The record indicates that both Westinghouse and Herman Miller offered eight-wire electrical systems which are essentially the same. As a result, the agency maintains that Herman Miller is not an interested party and that its protest should be dismissed because Westinghouse, rather than Herman Miller, had the lower evaluated price and thus would be in line for award if the agency were to determine that the offered eight-wire electrical system is responsive to the RFQ's specifications.
Herman Miller disagrees, contending that Westinghouse's quotation could not be accepted since that firm's eight-wire electrical system was not yet approved by GSA as of September 1, the RFQ issuance date, contrary to the limitation in section 16 of the FSS that contractors may only offer items that are on their FSS contract's approved schedules as of the RFQ issuance date. /1/ According to the protester, Westinghouse's eight-wire electrical system was not approved by GSA until November 3, 2 months after the RFQ's issuance date.

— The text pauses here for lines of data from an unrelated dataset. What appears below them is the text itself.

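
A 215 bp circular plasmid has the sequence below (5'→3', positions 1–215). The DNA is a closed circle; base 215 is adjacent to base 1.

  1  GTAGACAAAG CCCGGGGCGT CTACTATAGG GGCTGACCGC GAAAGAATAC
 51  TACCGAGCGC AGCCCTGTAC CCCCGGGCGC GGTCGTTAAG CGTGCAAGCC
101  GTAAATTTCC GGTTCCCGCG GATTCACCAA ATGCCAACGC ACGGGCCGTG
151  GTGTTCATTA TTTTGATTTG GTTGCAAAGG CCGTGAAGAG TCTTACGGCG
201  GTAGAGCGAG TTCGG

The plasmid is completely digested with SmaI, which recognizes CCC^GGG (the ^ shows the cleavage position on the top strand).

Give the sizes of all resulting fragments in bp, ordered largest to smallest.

154, 61 bp

SmaI sites (CCCGGG) start at positions 11, 72.
SmaI cuts after base 3 of each site, so after positions 13, 74.
Circular molecule, 2 cuts → 2 fragments:
  14–74 → 61 bp
  75–215 then 1–13 → 141 + 13 = 154 bp
Sorted largest to smallest: 154, 61 bp.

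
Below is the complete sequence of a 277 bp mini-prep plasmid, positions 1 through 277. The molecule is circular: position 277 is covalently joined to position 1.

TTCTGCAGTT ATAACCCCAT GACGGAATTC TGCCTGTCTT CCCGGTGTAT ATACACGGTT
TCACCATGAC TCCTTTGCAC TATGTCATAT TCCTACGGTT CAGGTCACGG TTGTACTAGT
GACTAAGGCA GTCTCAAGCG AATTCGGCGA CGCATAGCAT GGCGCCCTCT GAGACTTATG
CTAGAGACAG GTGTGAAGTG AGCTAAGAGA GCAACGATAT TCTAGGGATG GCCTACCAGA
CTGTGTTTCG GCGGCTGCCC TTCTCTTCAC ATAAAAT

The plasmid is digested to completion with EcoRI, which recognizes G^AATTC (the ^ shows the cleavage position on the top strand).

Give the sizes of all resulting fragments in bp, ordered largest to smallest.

EcoRI sites (GAATTC) start at positions 25, 140.
EcoRI cuts after the first base of each site, so after positions 25, 140.
Circular molecule, 2 cuts → 2 fragments:
  26–140 → 115 bp
  141–277 then 1–25 → 137 + 25 = 162 bp
Sorted largest to smallest: 162, 115 bp.

162, 115 bp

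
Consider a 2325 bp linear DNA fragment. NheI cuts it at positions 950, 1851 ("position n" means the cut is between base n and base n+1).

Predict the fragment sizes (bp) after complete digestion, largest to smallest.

950, 901, 474 bp

Linear molecule, 2 cuts → 3 fragments:
  950 − 0 = 950 bp
  1851 − 950 = 901 bp
  2325 − 1851 = 474 bp
Sorted largest to smallest: 950, 901, 474 bp.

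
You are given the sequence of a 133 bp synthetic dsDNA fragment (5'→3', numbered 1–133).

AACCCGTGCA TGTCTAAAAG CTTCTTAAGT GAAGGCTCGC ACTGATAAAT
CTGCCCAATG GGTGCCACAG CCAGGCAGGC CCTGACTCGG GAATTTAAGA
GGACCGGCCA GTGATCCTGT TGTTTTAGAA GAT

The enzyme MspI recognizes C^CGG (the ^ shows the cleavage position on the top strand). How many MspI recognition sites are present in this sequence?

CCGG occurs starting at position 104.
MspI cuts at 1 site.

1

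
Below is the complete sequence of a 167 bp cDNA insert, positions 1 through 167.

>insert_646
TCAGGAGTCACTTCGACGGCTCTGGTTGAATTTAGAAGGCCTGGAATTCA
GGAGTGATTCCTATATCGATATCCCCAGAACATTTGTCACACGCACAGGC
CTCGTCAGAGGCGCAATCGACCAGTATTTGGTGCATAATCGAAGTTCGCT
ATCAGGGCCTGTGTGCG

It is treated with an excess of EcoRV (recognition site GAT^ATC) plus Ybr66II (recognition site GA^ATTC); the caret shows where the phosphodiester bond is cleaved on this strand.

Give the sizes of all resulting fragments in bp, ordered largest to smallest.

The EcoRV site (GATATC) starts at position 68.
EcoRV cuts after base 3 of each site, so after position 70.
The Ybr66II site (GAATTC) starts at position 44.
Ybr66II cuts after base 2 of each site, so after position 45.
Combined cut positions: 45, 70.
Linear molecule, 2 cuts → 3 fragments:
  1–45 → 45 bp
  46–70 → 25 bp
  71–167 → 97 bp
Sorted largest to smallest: 97, 45, 25 bp.

97, 45, 25 bp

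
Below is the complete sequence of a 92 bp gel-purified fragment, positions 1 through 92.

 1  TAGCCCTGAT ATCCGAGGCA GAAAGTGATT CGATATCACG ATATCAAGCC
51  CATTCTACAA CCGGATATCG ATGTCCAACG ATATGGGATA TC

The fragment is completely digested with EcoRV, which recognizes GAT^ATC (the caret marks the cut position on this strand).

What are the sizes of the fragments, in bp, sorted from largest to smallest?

EcoRV sites (GATATC) start at positions 8, 32, 40, 64, 87.
EcoRV cuts after base 3 of each site, so after positions 10, 34, 42, 66, 89.
Linear molecule, 5 cuts → 6 fragments:
  1–10 → 10 bp
  11–34 → 24 bp
  35–42 → 8 bp
  43–66 → 24 bp
  67–89 → 23 bp
  90–92 → 3 bp
Sorted largest to smallest: 24, 24, 23, 10, 8, 3 bp.

24, 24, 23, 10, 8, 3 bp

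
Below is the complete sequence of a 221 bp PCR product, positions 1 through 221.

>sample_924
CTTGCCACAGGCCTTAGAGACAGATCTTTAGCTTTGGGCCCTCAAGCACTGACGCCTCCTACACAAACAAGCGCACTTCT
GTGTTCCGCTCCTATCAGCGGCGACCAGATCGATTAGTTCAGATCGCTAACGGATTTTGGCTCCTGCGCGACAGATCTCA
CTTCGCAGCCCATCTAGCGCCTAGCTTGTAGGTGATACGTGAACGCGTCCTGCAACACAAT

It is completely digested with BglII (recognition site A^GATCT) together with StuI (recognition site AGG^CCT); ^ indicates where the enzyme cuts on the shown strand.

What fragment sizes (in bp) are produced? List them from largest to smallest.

131, 68, 11, 11 bp

BglII sites (AGATCT) start at positions 22, 153.
BglII cuts after the first base of each site, so after positions 22, 153.
The StuI site (AGGCCT) starts at position 9.
StuI cuts after base 3 of each site, so after position 11.
Combined cut positions: 11, 22, 153.
Linear molecule, 3 cuts → 4 fragments:
  1–11 → 11 bp
  12–22 → 11 bp
  23–153 → 131 bp
  154–221 → 68 bp
Sorted largest to smallest: 131, 68, 11, 11 bp.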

The agency concedes that Westinghouse's electrical system was not on the firm's GSA contract schedule as of September 1. However, the agency argues that section 16 of the FSS does not require the rejection of such an item because that section specifically states that the offering of items that are not on a supplier's contract schedule may result in the rejection of a proposal. The agency maintains that the permissive word "may" gives the contracting officer discretion to accept "open market" items that are not listed on approved schedules.

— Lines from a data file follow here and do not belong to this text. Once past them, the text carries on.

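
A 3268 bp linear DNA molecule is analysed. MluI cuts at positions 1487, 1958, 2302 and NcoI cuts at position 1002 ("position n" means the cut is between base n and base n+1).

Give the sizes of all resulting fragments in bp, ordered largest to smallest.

Combined cut positions (sorted): 1002, 1487, 1958, 2302.
Linear molecule, 4 cuts → 5 fragments:
  1002 − 0 = 1002 bp
  1487 − 1002 = 485 bp
  1958 − 1487 = 471 bp
  2302 − 1958 = 344 bp
  3268 − 2302 = 966 bp
Sorted largest to smallest: 1002, 966, 485, 471, 344 bp.

1002, 966, 485, 471, 344 bp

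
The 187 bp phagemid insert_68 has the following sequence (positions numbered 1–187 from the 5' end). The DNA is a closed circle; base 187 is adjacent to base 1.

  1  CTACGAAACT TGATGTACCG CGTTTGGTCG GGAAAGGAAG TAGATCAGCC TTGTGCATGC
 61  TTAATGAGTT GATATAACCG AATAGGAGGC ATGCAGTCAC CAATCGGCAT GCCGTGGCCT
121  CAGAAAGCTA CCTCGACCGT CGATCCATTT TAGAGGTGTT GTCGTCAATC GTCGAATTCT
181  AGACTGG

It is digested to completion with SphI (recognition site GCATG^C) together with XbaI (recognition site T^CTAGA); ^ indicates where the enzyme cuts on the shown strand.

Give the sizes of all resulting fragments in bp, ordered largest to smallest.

68, 67, 34, 18 bp

SphI sites (GCATGC) start at positions 55, 89, 107.
SphI cuts after base 5 of each site (before the last base), so after positions 59, 93, 111.
The XbaI site (TCTAGA) starts at position 178.
XbaI cuts after the first base of each site, so after position 178.
Combined cut positions: 59, 93, 111, 178.
Circular molecule, 4 cuts → 4 fragments:
  60–93 → 34 bp
  94–111 → 18 bp
  112–178 → 67 bp
  179–187 then 1–59 → 9 + 59 = 68 bp
Sorted largest to smallest: 68, 67, 34, 18 bp.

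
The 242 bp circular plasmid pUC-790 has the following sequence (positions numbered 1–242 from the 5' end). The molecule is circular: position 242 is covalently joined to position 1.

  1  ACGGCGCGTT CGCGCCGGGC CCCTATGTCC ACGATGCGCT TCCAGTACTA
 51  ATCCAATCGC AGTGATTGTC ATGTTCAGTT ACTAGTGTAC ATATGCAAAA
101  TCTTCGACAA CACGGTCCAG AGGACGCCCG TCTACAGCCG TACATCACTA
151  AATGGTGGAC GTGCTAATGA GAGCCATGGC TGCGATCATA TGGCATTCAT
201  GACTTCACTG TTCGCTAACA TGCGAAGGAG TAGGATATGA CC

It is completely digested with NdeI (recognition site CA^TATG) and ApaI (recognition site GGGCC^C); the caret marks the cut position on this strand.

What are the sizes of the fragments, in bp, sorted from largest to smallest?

NdeI sites (CATATG) start at positions 90, 187.
NdeI cuts after base 2 of each site, so after positions 91, 188.
The ApaI site (GGGCCC) starts at position 17.
ApaI cuts after base 5 of each site (before the last base), so after position 21.
Combined cut positions: 21, 91, 188.
Circular molecule, 3 cuts → 3 fragments:
  22–91 → 70 bp
  92–188 → 97 bp
  189–242 then 1–21 → 54 + 21 = 75 bp
Sorted largest to smallest: 97, 75, 70 bp.

97, 75, 70 bp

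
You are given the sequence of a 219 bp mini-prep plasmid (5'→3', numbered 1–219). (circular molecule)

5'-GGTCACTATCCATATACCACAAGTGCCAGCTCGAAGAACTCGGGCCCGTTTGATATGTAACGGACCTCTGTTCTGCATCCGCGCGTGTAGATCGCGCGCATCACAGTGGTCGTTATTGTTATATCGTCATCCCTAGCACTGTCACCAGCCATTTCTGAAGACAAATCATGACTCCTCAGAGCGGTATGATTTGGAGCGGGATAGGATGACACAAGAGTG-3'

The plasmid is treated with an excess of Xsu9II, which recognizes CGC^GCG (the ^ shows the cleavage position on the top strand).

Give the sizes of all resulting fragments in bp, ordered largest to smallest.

206, 13 bp

Xsu9II sites (CGCGCG) start at positions 80, 93.
Xsu9II cuts after base 3 of each site, so after positions 82, 95.
Circular molecule, 2 cuts → 2 fragments:
  83–95 → 13 bp
  96–219 then 1–82 → 124 + 82 = 206 bp
Sorted largest to smallest: 206, 13 bp.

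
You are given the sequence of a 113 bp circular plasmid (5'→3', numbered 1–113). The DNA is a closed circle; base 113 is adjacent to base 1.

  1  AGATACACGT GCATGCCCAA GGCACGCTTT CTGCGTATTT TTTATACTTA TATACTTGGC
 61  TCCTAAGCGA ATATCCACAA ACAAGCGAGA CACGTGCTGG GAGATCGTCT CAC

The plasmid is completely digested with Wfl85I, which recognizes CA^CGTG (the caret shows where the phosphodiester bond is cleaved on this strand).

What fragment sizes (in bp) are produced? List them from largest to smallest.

Wfl85I sites (CACGTG) start at positions 6, 91.
Wfl85I cuts after base 2 of each site, so after positions 7, 92.
Circular molecule, 2 cuts → 2 fragments:
  8–92 → 85 bp
  93–113 then 1–7 → 21 + 7 = 28 bp
Sorted largest to smallest: 85, 28 bp.

85, 28 bp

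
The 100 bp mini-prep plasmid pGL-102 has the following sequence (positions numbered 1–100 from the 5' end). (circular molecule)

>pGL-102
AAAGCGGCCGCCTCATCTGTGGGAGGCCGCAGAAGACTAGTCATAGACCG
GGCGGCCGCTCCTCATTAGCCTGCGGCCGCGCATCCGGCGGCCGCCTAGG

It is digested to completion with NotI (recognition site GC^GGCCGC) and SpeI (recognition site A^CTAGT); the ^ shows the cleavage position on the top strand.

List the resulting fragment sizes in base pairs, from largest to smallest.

31, 21, 17, 16, 15 bp

NotI sites (GCGGCCGC) start at positions 4, 52, 73, 88.
NotI cuts after base 2 of each site, so after positions 5, 53, 74, 89.
The SpeI site (ACTAGT) starts at position 36.
SpeI cuts after the first base of each site, so after position 36.
Combined cut positions: 5, 36, 53, 74, 89.
Circular molecule, 5 cuts → 5 fragments:
  6–36 → 31 bp
  37–53 → 17 bp
  54–74 → 21 bp
  75–89 → 15 bp
  90–100 then 1–5 → 11 + 5 = 16 bp
Sorted largest to smallest: 31, 21, 17, 16, 15 bp.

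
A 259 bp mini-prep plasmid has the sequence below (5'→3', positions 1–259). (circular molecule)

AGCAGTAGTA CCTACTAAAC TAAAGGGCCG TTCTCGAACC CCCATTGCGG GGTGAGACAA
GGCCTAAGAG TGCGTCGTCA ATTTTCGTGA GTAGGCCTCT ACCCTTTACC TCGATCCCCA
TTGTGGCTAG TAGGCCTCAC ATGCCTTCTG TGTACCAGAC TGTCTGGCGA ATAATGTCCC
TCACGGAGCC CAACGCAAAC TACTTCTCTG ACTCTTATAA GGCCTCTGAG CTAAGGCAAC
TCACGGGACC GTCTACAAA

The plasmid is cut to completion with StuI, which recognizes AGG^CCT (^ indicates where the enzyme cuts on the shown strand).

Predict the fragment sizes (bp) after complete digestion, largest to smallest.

StuI sites (AGGCCT) start at positions 60, 93, 132, 220.
StuI cuts after base 3 of each site, so after positions 62, 95, 134, 222.
Circular molecule, 4 cuts → 4 fragments:
  63–95 → 33 bp
  96–134 → 39 bp
  135–222 → 88 bp
  223–259 then 1–62 → 37 + 62 = 99 bp
Sorted largest to smallest: 99, 88, 39, 33 bp.

99, 88, 39, 33 bp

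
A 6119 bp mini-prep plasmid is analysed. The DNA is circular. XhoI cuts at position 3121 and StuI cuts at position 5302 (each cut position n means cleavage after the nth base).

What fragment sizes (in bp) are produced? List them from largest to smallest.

3938, 2181 bp

Combined cut positions (sorted): 3121, 5302.
Circular molecule, 2 cuts → 2 fragments:
  5302 − 3121 = 2181 bp
  wrap: 6119 − 5302 + 3121 = 3938 bp
Sorted largest to smallest: 3938, 2181 bp.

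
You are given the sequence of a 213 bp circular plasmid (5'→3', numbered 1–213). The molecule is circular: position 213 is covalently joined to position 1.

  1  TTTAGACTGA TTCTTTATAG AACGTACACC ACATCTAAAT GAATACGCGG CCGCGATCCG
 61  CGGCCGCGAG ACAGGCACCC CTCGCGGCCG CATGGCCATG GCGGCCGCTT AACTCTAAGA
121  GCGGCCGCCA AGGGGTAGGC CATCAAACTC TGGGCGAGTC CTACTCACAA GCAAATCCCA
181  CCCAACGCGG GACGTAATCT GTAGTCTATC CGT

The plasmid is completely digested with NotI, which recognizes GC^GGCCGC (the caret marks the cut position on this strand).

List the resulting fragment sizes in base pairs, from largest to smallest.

NotI sites (GCGGCCGC) start at positions 47, 60, 84, 101, 121.
NotI cuts after base 2 of each site, so after positions 48, 61, 85, 102, 122.
Circular molecule, 5 cuts → 5 fragments:
  49–61 → 13 bp
  62–85 → 24 bp
  86–102 → 17 bp
  103–122 → 20 bp
  123–213 then 1–48 → 91 + 48 = 139 bp
Sorted largest to smallest: 139, 24, 20, 17, 13 bp.

139, 24, 20, 17, 13 bp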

Where, as here, there is a mandatory FSS contract in effect, agencies designated as mandatory users are required to purchase their requirements from the schedule if their minimum needs will be met by the items listed on the schedule. See Insinger Mach. Co., B-235320, Aug. 3, 1989, 89-2 CPD Para. 104. In this case, however, section 7 of the FSS specifically states that the Department of Defense (DOD), and therefore the Air Force, is not a mandatory user of the schedule. Further, all contracts issued under the FSS state that although DOD must consider use of FSS sources, DOD contracting officers may use other procedures to obtain items from nonscheduled sources if, in the contracting officer's judgment, it would be in the government's best interest in terms of quality, responsiveness, or costs. Thus, under the circumstances here, if the eight-wire electrical system were determined to be responsive to the RFQ's specifications, the contracting officer would have the discretion to select the lower priced Westinghouse furniture systems notwithstanding the fact that the firm's eight-wire electrical system was not approved by GSA as of the RFQ issuance date.

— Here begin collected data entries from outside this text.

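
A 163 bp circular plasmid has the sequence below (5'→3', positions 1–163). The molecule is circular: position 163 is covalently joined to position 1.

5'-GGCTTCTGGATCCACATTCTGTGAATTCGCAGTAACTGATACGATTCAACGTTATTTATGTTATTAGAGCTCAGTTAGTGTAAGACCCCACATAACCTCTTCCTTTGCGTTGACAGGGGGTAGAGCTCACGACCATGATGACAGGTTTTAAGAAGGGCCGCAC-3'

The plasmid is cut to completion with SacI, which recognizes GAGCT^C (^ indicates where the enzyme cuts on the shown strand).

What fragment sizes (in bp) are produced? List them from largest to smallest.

107, 56 bp

SacI sites (GAGCTC) start at positions 67, 123.
SacI cuts after base 5 of each site (before the last base), so after positions 71, 127.
Circular molecule, 2 cuts → 2 fragments:
  72–127 → 56 bp
  128–163 then 1–71 → 36 + 71 = 107 bp
Sorted largest to smallest: 107, 56 bp.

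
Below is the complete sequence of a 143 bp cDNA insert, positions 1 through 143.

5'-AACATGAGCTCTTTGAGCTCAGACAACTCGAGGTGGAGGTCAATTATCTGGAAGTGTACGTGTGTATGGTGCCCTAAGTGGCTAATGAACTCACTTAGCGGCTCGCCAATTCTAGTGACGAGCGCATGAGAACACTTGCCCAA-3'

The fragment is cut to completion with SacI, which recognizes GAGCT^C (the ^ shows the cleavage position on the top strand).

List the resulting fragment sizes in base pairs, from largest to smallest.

SacI sites (GAGCTC) start at positions 6, 15.
SacI cuts after base 5 of each site (before the last base), so after positions 10, 19.
Linear molecule, 2 cuts → 3 fragments:
  1–10 → 10 bp
  11–19 → 9 bp
  20–143 → 124 bp
Sorted largest to smallest: 124, 10, 9 bp.

124, 10, 9 bp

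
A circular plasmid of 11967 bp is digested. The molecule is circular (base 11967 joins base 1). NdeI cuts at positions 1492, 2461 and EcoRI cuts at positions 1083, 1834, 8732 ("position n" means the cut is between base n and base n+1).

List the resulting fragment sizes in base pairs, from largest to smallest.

Combined cut positions (sorted): 1083, 1492, 1834, 2461, 8732.
Circular molecule, 5 cuts → 5 fragments:
  1492 − 1083 = 409 bp
  1834 − 1492 = 342 bp
  2461 − 1834 = 627 bp
  8732 − 2461 = 6271 bp
  wrap: 11967 − 8732 + 1083 = 4318 bp
Sorted largest to smallest: 6271, 4318, 627, 409, 342 bp.

6271, 4318, 627, 409, 342 bp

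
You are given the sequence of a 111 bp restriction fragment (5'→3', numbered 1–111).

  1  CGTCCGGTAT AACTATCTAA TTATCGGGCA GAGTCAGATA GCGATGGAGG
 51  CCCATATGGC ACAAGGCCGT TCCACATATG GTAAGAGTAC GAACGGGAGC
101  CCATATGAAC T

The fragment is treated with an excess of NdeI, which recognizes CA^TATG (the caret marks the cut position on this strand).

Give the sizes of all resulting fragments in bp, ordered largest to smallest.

54, 27, 22, 8 bp

NdeI sites (CATATG) start at positions 53, 75, 102.
NdeI cuts after base 2 of each site, so after positions 54, 76, 103.
Linear molecule, 3 cuts → 4 fragments:
  1–54 → 54 bp
  55–76 → 22 bp
  77–103 → 27 bp
  104–111 → 8 bp
Sorted largest to smallest: 54, 27, 22, 8 bp.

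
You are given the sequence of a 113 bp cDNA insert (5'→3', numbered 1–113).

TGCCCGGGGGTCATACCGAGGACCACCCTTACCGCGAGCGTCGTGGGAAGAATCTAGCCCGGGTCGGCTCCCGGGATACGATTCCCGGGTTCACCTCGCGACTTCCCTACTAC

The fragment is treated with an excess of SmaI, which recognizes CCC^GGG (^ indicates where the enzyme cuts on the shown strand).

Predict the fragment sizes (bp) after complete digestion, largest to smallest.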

Under the Competition in Contracting Act of 1984, 31 U.S.C. 3551(2) (Supp. IV 1986), and our Bid Protest Regulations, 4 C.F.R. Sec. 21.0(a) and 21.1(a) (1989), a protest may be brought only by an interested party defined as an actual or prospective bidder or offeror whose direct economic interest would be affected by the award or failure to award a contract. In general, a party will not be considered interested where it would not be in line for award even if its protest were sustained. Constr. Co., B-229486, Dec. 29, 1987, 87-2 CPD Para. 640.
Here, if Herman Miller's protest were sustained, the agency states that Westinghouse, rather than Herman Miller, would be in line for award because Westinghouse offered the same eight-wire electrical system but had a lower evaluated price. In these circumstances, since Herman Miller would not be in line for the award of orders even if its protest were sustained, the protester is not an interested party to challenge the award to Haworth. 4 C.F.R. Sec. 21.1(a).
The protest is dismissed.
/1/ FSC Group 71, Part II, Section E, FSC Class 7110 for the period Oct. 1, 1988, through Sept. 30, 1991.